If the UK leaves the single market and custom union, “the UK’s trade with Turkey will be curtailed by rising trade barriers”, he added. 

The UK is Turkey’s second largest exports destination after Germany but it is relatively small compared with the EU27. Despite the recent rise in trade between the UK and Turkey, the EU will “always be much more strategically important to Turkey than Brexit Britain”, said Mr Hakura. 

Stronger UK-Turkey investment also depends on maintaining “EU-UK post-Brexit frictionless trade ties”, he added. 

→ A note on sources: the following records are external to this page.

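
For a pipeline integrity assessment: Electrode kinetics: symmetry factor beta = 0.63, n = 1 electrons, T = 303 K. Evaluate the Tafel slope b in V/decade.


Apply the Tafel slope relation: b = 2.303*R*T/(beta*n*F)
Numerator: 2.303 * 8.314 * 303 = 5801.58
Denominator: 0.63 * 1 * 96485 = 60785.55
b = 5801.58 / 60785.55 = 0.095 V/decade

0.095 V/decade


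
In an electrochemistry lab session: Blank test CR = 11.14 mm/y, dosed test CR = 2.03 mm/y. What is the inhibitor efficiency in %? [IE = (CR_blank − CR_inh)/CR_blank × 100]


Apply the inhibitor-efficiency definition: IE = (CR_blank − CR_inh)/CR_blank × 100
IE = (11.14 − 2.03) / 11.14 × 100
IE = 9.11 / 11.14 × 100 = 81.8 %

81.8 %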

The UK has made the third largest number of greenfield investment projects in Turkey since 2003 after the US and Germany, according to fDi Markets. Those have largely focused on real estate.

The UK “needs Turkey more than ever as an economic and geopolitical partner”, said Mr Chenevix. That could mean fewer “vocal complaints about deteriorating standards for democracy, freedom, human rights and the rule of law in Turkey”, added Mr Hakura. 

While the government is courting Turkey, Britons have fallen out of love with the country as a tourist destination. 

In 2014, the UK was the third largest source of foreign tourist arrivals after Germany and Russia, with about 2.6m tourists visiting Turkey. Last year, the number of Britons visiting dropped by 36 per cent.